As usual, misrepresentation on part of the journalist may be involved here, but note the emphasis on "very early-stage research" that distinguishes the approaches of SCIS Tech and the Royal Society from other such projects. Business incubators and venture capitalists alike normally expect to see clear evidence of research results as well as technological feasibility studies, and ideally patents and other IP, before committing to support any idea financially.
It seems that the focus of the Royal Society may have changed since the initial announcement in a more traditional direction, too (possibly due to the addition of some people with a traditional venture capital background to the fund's governing structures). However, funders of the "Royal Society Enterprise Fund" will, differently from SCIS Tech, now not receive any return on their "investments" – which are to be considered philanthropic gifts.
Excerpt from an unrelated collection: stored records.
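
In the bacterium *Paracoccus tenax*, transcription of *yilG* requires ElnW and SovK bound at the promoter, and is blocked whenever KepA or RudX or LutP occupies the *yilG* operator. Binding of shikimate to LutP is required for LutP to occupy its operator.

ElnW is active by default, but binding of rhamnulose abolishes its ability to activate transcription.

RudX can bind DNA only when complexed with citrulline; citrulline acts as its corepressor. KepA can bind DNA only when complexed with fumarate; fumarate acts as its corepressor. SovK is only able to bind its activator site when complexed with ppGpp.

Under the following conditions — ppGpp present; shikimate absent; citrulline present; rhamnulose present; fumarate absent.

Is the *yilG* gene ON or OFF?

Fumarate is absent, so KepA is inactive.
Citrulline is present, so RudX is active.
Rhamnulose is present, so ElnW is inactive.
ppGpp is present, so SovK is active.
Shikimate is absent, so LutP is inactive.
With repressor RudX bound, *yilG* is not transcribed.

OFF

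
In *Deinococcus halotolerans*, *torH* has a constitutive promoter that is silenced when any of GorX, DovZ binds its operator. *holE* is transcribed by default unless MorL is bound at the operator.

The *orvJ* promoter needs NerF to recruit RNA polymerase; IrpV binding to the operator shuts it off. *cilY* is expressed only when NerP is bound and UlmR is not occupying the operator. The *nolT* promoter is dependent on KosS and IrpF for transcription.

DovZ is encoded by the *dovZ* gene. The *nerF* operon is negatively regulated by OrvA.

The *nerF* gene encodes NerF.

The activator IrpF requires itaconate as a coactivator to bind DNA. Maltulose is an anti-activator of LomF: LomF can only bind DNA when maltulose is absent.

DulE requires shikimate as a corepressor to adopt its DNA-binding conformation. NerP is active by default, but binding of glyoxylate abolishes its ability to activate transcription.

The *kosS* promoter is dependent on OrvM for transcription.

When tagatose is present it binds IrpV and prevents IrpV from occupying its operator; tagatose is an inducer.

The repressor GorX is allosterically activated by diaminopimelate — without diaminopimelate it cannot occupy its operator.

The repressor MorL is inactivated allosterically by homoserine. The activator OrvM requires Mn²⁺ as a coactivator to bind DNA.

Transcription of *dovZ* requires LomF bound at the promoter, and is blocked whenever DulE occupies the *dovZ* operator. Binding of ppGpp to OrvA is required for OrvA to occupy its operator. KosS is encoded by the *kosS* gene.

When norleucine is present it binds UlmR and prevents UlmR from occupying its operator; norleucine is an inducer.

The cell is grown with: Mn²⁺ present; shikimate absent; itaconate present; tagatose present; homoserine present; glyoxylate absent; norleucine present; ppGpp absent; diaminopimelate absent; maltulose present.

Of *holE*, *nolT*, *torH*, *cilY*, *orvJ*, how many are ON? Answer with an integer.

5

Homoserine is present, so MorL is inactive.
With no repressor bound, *holE* is transcribed.
→ *holE* is ON.
Mn²⁺ is present, so OrvM is active.
No repressor is bound and OrvM is active, so *kosS* is transcribed.
So KosS is produced and active.
Itaconate is present, so IrpF is active.
No repressor is bound and KosS and IrpF are active, so *nolT* is transcribed.
→ *nolT* is ON.
Diaminopimelate is absent, so GorX is inactive.
Maltulose is present, so LomF is inactive.
Shikimate is absent, so DulE is inactive.
Required activator LomF is absent, so *dovZ* is not transcribed.
So DovZ is not produced.
With no repressor bound, *torH* is transcribed.
→ *torH* is ON.
Norleucine is present, so UlmR is inactive.
Glyoxylate is absent, so NerP is active.
No repressor is bound and NerP is active, so *cilY* is transcribed.
→ *cilY* is ON.
Tagatose is present, so IrpV is inactive.
ppGpp is absent, so OrvA is inactive.
With no repressor bound, *nerF* is transcribed.
So NerF is produced and active.
No repressor is bound and NerF is active, so *orvJ* is transcribed.
→ *orvJ* is ON.
5 of the 5 genes are transcribed.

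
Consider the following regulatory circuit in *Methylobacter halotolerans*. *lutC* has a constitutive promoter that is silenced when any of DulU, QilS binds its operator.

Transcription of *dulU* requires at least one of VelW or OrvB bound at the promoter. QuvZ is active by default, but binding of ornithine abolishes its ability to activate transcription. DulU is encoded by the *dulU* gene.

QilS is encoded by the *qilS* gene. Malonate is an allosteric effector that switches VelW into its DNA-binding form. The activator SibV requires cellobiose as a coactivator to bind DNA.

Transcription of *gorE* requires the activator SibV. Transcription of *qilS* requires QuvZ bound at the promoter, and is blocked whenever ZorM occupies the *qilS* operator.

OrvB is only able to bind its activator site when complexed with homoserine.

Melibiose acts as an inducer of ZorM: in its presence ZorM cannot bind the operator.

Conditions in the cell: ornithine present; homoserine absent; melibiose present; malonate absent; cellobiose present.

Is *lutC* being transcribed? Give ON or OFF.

ON

Malonate is absent, so VelW is inactive.
Homoserine is absent, so OrvB is inactive.
No activator is available at the *dulU* promoter, so *dulU* is not transcribed.
So DulU is not produced.
Melibiose is present, so ZorM is inactive.
Ornithine is present, so QuvZ is inactive.
Required activator QuvZ is absent, so *qilS* is not transcribed.
So QilS is not produced.
With no repressor bound, *lutC* is transcribed.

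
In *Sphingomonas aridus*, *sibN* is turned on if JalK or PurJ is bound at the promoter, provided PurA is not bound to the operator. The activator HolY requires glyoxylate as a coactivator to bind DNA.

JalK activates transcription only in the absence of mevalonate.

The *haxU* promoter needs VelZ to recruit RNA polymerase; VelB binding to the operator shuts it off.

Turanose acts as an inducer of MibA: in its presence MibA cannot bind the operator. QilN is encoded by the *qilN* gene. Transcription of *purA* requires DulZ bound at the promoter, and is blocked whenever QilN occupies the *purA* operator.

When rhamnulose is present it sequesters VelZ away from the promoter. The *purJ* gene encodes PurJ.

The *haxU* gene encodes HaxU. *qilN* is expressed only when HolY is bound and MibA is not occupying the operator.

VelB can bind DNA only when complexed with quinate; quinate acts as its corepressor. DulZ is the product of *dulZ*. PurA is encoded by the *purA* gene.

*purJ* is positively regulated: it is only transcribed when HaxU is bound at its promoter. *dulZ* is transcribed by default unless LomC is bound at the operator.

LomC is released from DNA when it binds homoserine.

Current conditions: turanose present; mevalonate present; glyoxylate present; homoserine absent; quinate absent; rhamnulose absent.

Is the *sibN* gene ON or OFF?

ON

Mevalonate is present, so JalK is inactive.
Quinate is absent, so VelB is inactive.
Rhamnulose is absent, so VelZ is active.
No repressor is bound and VelZ is active, so *haxU* is transcribed.
So HaxU is produced and active.
No repressor is bound and HaxU is active, so *purJ* is transcribed.
So PurJ is produced and active.
Turanose is present, so MibA is inactive.
Glyoxylate is present, so HolY is active.
No repressor is bound and HolY is active, so *qilN* is transcribed.
So QilN is produced and active.
Homoserine is absent, so LomC is active.
With repressor LomC bound, *dulZ* is not transcribed.
So DulZ is not produced.
With repressor QilN bound, *purA* is not transcribed.
So PurA is not produced.
Activator PurJ is present, so *sibN* is transcribed.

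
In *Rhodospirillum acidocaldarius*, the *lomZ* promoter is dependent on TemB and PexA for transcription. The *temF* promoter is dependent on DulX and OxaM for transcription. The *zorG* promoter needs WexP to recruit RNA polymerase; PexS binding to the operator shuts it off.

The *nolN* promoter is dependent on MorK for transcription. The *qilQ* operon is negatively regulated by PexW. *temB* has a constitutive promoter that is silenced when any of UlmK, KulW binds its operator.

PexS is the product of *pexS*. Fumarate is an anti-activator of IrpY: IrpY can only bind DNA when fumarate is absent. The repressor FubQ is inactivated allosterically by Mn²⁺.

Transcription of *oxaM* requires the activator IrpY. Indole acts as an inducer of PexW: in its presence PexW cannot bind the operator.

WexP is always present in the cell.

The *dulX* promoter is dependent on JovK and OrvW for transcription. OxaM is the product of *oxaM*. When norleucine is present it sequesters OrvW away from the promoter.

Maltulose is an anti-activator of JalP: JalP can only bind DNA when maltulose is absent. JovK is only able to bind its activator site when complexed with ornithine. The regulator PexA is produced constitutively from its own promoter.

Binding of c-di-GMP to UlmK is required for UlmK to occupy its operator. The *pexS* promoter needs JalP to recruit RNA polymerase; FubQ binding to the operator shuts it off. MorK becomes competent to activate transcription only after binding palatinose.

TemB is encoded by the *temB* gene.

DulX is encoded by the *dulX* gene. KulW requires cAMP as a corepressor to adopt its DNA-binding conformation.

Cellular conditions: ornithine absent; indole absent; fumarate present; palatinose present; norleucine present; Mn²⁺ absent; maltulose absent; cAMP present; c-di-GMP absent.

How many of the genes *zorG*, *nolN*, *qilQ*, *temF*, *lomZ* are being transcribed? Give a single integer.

Mn²⁺ is absent, so FubQ is active.
Maltulose is absent, so JalP is active.
With repressor FubQ bound, *pexS* is not transcribed.
So PexS is not produced.
WexP is produced constitutively and is active.
No repressor is bound and WexP is active, so *zorG* is transcribed.
→ *zorG* is ON.
Palatinose is present, so MorK is active.
No repressor is bound and MorK is active, so *nolN* is transcribed.
→ *nolN* is ON.
Indole is absent, so PexW is active.
With repressor PexW bound, *qilQ* is not transcribed.
→ *qilQ* is OFF.
Ornithine is absent, so JovK is inactive.
Norleucine is present, so OrvW is inactive.
Required activator JovK is absent, so *dulX* is not transcribed.
So DulX is not produced.
Fumarate is present, so IrpY is inactive.
Required activator IrpY is absent, so *oxaM* is not transcribed.
So OxaM is not produced.
Required activator DulX is absent, so *temF* is not transcribed.
→ *temF* is OFF.
c-di-GMP is absent, so UlmK is inactive.
cAMP is present, so KulW is active.
With repressor KulW bound, *temB* is not transcribed.
So TemB is not produced.
PexA is produced constitutively and is active.
Required activator TemB is absent, so *lomZ* is not transcribed.
→ *lomZ* is OFF.
2 of the 5 genes are transcribed.

2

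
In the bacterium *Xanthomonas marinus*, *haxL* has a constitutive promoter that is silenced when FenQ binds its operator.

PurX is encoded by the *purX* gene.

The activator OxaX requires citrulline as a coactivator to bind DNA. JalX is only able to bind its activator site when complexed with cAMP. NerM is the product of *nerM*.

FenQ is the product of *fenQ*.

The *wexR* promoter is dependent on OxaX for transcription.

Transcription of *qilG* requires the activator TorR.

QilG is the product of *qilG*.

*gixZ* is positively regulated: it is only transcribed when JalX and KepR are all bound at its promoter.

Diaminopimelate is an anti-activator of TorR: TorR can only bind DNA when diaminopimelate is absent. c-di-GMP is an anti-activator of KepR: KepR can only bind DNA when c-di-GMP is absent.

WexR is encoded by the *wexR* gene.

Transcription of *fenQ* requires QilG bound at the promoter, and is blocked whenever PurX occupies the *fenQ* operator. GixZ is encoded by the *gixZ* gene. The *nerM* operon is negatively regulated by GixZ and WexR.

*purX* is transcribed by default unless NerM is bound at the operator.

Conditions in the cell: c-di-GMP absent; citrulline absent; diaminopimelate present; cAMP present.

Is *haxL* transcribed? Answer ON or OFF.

ON

cAMP is present, so JalX is active.
c-di-GMP is absent, so KepR is active.
No repressor is bound and JalX and KepR are active, so *gixZ* is transcribed.
So GixZ is produced and active.
Citrulline is absent, so OxaX is inactive.
Required activator OxaX is absent, so *wexR* is not transcribed.
So WexR is not produced.
With repressor GixZ bound, *nerM* is not transcribed.
So NerM is not produced.
With no repressor bound, *purX* is transcribed.
So PurX is produced and active.
Diaminopimelate is present, so TorR is inactive.
Required activator TorR is absent, so *qilG* is not transcribed.
So QilG is not produced.
With repressor PurX bound, *fenQ* is not transcribed.
So FenQ is not produced.
With no repressor bound, *haxL* is transcribed.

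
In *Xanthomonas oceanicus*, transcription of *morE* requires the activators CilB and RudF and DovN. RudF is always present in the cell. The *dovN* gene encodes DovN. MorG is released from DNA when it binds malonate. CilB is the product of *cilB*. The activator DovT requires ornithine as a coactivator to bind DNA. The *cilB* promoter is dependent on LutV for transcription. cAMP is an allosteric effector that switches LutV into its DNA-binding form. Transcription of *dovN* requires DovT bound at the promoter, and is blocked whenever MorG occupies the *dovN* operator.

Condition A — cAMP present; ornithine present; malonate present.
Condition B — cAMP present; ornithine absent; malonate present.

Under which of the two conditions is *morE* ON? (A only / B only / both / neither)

A only

Condition A:
cAMP is present, so LutV is active.
No repressor is bound and LutV is active, so *cilB* is transcribed.
So CilB is produced and active.
RudF is produced constitutively and is active.
Ornithine is present, so DovT is active.
Malonate is present, so MorG is inactive.
No repressor is bound and DovT is active, so *dovN* is transcribed.
So DovN is produced and active.
No repressor is bound and CilB and RudF and DovN are active, so *morE* is transcribed.
→ *morE* is ON in A.
Condition B:
cAMP is present, so LutV is active.
No repressor is bound and LutV is active, so *cilB* is transcribed.
So CilB is produced and active.
RudF is produced constitutively and is active.
Ornithine is absent, so DovT is inactive.
Malonate is present, so MorG is inactive.
Required activator DovT is absent, so *dovN* is not transcribed.
So DovN is not produced.
Required activator DovN is absent, so *morE* is not transcribed.
→ *morE* is OFF in B.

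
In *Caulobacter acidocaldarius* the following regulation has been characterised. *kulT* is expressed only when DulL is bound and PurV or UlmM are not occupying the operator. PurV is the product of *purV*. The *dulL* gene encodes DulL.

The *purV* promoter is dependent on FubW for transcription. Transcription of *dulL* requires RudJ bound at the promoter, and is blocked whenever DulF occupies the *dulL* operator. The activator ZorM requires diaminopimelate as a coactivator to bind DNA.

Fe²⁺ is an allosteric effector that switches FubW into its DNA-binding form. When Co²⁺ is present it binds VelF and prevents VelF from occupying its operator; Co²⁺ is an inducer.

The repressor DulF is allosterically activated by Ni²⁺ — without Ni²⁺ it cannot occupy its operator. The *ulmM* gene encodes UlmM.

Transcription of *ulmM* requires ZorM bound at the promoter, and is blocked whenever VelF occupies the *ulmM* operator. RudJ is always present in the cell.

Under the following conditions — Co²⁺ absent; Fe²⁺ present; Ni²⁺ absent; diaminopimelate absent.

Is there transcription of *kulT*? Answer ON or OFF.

Fe²⁺ is present, so FubW is active.
No repressor is bound and FubW is active, so *purV* is transcribed.
So PurV is produced and active.
Co²⁺ is absent, so VelF is active.
Diaminopimelate is absent, so ZorM is inactive.
With repressor VelF bound, *ulmM* is not transcribed.
So UlmM is not produced.
RudJ is produced constitutively and is active.
Ni²⁺ is absent, so DulF is inactive.
No repressor is bound and RudJ is active, so *dulL* is transcribed.
So DulL is produced and active.
With repressor PurV bound, *kulT* is not transcribed.

OFF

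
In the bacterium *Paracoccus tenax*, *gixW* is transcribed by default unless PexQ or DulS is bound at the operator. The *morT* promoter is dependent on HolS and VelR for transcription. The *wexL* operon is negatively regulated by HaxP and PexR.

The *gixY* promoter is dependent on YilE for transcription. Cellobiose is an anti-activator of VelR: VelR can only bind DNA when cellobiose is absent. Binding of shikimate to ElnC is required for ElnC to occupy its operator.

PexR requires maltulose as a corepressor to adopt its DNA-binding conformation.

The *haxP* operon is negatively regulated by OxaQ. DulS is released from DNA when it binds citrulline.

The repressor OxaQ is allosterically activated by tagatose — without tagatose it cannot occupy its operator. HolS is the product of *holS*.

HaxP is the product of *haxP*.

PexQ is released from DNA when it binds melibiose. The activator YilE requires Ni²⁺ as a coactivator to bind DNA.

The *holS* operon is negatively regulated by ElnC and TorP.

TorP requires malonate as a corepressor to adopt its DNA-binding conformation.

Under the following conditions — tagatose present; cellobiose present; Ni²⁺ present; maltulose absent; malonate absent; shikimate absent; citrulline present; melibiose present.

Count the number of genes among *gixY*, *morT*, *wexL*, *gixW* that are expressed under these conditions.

3

Ni²⁺ is present, so YilE is active.
No repressor is bound and YilE is active, so *gixY* is transcribed.
→ *gixY* is ON.
Shikimate is absent, so ElnC is inactive.
Malonate is absent, so TorP is inactive.
With no repressor bound, *holS* is transcribed.
So HolS is produced and active.
Cellobiose is present, so VelR is inactive.
Required activator VelR is absent, so *morT* is not transcribed.
→ *morT* is OFF.
Tagatose is present, so OxaQ is active.
With repressor OxaQ bound, *haxP* is not transcribed.
So HaxP is not produced.
Maltulose is absent, so PexR is inactive.
With no repressor bound, *wexL* is transcribed.
→ *wexL* is ON.
Melibiose is present, so PexQ is inactive.
Citrulline is present, so DulS is inactive.
With no repressor bound, *gixW* is transcribed.
→ *gixW* is ON.
3 of the 4 genes are transcribed.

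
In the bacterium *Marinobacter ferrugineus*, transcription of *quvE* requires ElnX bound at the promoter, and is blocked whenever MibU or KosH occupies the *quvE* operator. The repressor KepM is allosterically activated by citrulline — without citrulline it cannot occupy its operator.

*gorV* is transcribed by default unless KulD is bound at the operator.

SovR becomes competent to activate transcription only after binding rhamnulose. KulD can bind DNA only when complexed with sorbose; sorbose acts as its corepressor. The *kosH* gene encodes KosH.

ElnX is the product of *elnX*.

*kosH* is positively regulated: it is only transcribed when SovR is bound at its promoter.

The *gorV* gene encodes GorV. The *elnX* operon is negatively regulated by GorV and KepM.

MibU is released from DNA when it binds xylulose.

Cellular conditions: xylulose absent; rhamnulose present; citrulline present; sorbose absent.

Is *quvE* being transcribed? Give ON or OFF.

Sorbose is absent, so KulD is inactive.
With no repressor bound, *gorV* is transcribed.
So GorV is produced and active.
Citrulline is present, so KepM is active.
With repressor GorV bound, *elnX* is not transcribed.
So ElnX is not produced.
Xylulose is absent, so MibU is active.
Rhamnulose is present, so SovR is active.
No repressor is bound and SovR is active, so *kosH* is transcribed.
So KosH is produced and active.
With repressor MibU bound, *quvE* is not transcribed.

OFF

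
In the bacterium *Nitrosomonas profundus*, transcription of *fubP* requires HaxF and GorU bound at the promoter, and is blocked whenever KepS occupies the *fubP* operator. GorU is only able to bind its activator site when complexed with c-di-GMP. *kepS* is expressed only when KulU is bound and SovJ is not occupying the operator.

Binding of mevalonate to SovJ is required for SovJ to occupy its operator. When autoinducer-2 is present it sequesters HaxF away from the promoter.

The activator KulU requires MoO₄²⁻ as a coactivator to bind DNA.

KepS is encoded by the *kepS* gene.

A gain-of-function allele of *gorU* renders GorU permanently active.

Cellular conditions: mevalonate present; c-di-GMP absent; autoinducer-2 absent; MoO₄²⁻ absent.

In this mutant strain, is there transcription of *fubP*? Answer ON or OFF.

ON

MoO₄²⁻ is absent, so KulU is inactive.
Mevalonate is present, so SovJ is active.
With repressor SovJ bound, *kepS* is not transcribed.
So KepS is not produced.
Autoinducer-2 is absent, so HaxF is active.
GorU is constitutively active in this strain.
No repressor is bound and HaxF and GorU are active, so *fubP* is transcribed.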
Rather, it is the fund that will play the part of venture capitalist and invest (donated) monies into promising ideas, primarily in the Physical Sciences and Engineering. Down the line, any profits resulting from such ventures are to replenish the fund and become available for new investments. Unlike most scientific funding opportunities, no mention is made as to what level of their academic careers potential beneficiaries should be at.
Intriguingly, no news has been published on the fund since September 2008 (before the global financial crisis), when its capital had reached £5 million, and their website is still skeletal. Stephen Cox, Executive Secretary of the Royal Society, writes in the spring 2009 issue of Inside Science, the Royal Society's magazine, though: "The Royal Society Enterprise Fund is now officially open for business and we are looking for support, both to calibrate the quality of the opportunities presented to us and for information about potential new technology companies which need financial backing":
www.royalsociety.org/downloaddoc.asp?id=6163
I invite Mr Cox to look no further than www.scis-calibrate.org for assistance in calibrating any proposals. Certainly, the Royal Society has at its disposal means and networks we did not have. But I feel vindicated that SCIS Tech wasn't a bad idea after all, just very ambitious.
SCIS has since decided to focus its core capacities on the social- and political-theoretical aspects of new technologies and on the assessment of their likely impact on the individual and society in the twenty-first century.